Hampshire Gazette, December 12, 1969

Requested By Hockanum Residents

MASTER PLAN NOW ASSURED FOR

Mt. HOLYOKE PROPOSAL


The Department of the Interior has granted the major request of many Hockanum residents said Atty. John M. Callahan who is representing them before [the] Bureau of Outdoor Recreation on the proposed Connecticut River Valley Recreation Area.

The Department has agreed to develop a Master Plan for the area, hopefully with consultation on the matter with local residents, Callahan said.
The Mt. Holyoke Unit, as the proposed recreation area near Northampton is called, would encompass some 12,000 acres surrounding Skinner State Park on Mt. Holyoke.

The proposal outlines a broad area that would front the Connecticut River for 4 1/2 miles and would extend east about 9 miles. It would also include a 200 foot wide strip on land on the west bank of the river, say present BOR plans.

Avoid Pitfalls

Callahan's group had asked for the Master Plan to avoid several pitfalls which would arise without one.

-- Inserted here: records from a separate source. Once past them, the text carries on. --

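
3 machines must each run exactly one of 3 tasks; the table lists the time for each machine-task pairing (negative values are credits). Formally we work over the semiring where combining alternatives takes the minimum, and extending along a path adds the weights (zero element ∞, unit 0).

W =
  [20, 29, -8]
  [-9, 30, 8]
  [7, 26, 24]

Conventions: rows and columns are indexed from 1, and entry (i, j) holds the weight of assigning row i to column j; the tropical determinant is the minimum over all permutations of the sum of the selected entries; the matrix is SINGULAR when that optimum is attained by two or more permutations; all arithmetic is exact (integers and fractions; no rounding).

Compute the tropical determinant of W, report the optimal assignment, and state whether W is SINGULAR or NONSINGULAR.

σ = (1, 2, 3): 20 + 30 + 24 = 74
σ = (1, 3, 2): 20 + 8 + 26 = 54
σ = (2, 1, 3): 29 + (-9) + 24 = 44
σ = (2, 3, 1): 29 + 8 + 7 = 44
σ = (3, 1, 2): (-8) + (-9) + 26 = 9
σ = (3, 2, 1): (-8) + 30 + 7 = 29
Optimal value attained by: σ = (3, 1, 2).
Answer: det⊕(W) = 9; verdict: NONSINGULAR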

Among the problems mentioned by Atty. Callahan was the distinct possibility that the cost of land acquisition within the park area alone would run well over $42,000 committed to it by the federal government.

If this happened, said Callahan, many residents would not receive the value of their land with the possibility of several years waiting for reimbursement.

Another problem in the proposed legislation is that although the plans allow special provisions for farmers in the area, they do not ensure their protection.

The Master Plan, said Callahan, should spell out precisely what the recreation potential of the facility would be and the exact procedures to be followed in the area's development.

Hope for Detail

Callahan hopes that the Master Plan will be detailed enough regarding the land acquisition costs so that Congress will be able to appropriate a sufficient amount of money to meet them.

Another problem he hopes will be dealt with in the Master Plan is the need of reimbursement to surrounding towns for tax losses resulting from the removal park lands from the taxable real estate of the towns.
Until the bill dealing with recreation area is substantially amended, he said, to assure home and farm owners will be treated fairly, my clients will remain upset about the prospect of the park.

Callahan does see the approval of the "Master Plan" idea as a step in the right direction.

"I anticipate that Sens. Brooke and Kennedy and U.S. Reps. Conte and Boland will do everything they can to improve the bill and add protection for local residents and towns," Callahan said.

Local hearings on the bill proposing the park to be conducted by the Senate Committee on National Parks, which were to be held in October, were called off when the Nixon Administration cracked down on expenditures this year.

These local hearings have been rescheduled for late next spring, said Callahan.

Callahan commented, "This is the first time they have proposed to develop a Master Plan for a recreation area before the area is actually authorized".

 

 

Hampshire Gazette, December 16

PARK SERVICE POSTPONES REC AREA

The proposed Connecticut River Valley Recreation Area of which the Mt. Holyoke section is a part, has been postponed indefinitely by the National Park Service, it was announced today by Congressman Silvio O. Conte.

The NPS cited budgetary considerations as the reason for the delay in plans which would include some 12,000 acres surrounding Skinner State Park on Mt. Holyoke. The House Interior Committee said that no hearings on the bill would be held in the near future because of the postponement.

Conte, at the request of a group of Hockanum residents whose land would be affected by the proposed park, has been pushing for the development of a master plan for the area before any funds for purchase of land would be forthcoming.

Work on this master plan will continue and it will be put together in consultation with local people, according to Conte.

State Rep. John W. Olver of Amherst has announced that a local advisory committee, will be formed in the near future to aid In the development of the master plan. He will be writing various local groups and town or city governments to inform them.

Friday, Olver said that those residents interested in serving on the Advisory Committee should write to Commissioner Arthur Brownell of the Massachusetts Department of Natural Resources at the State Office Building In Boston.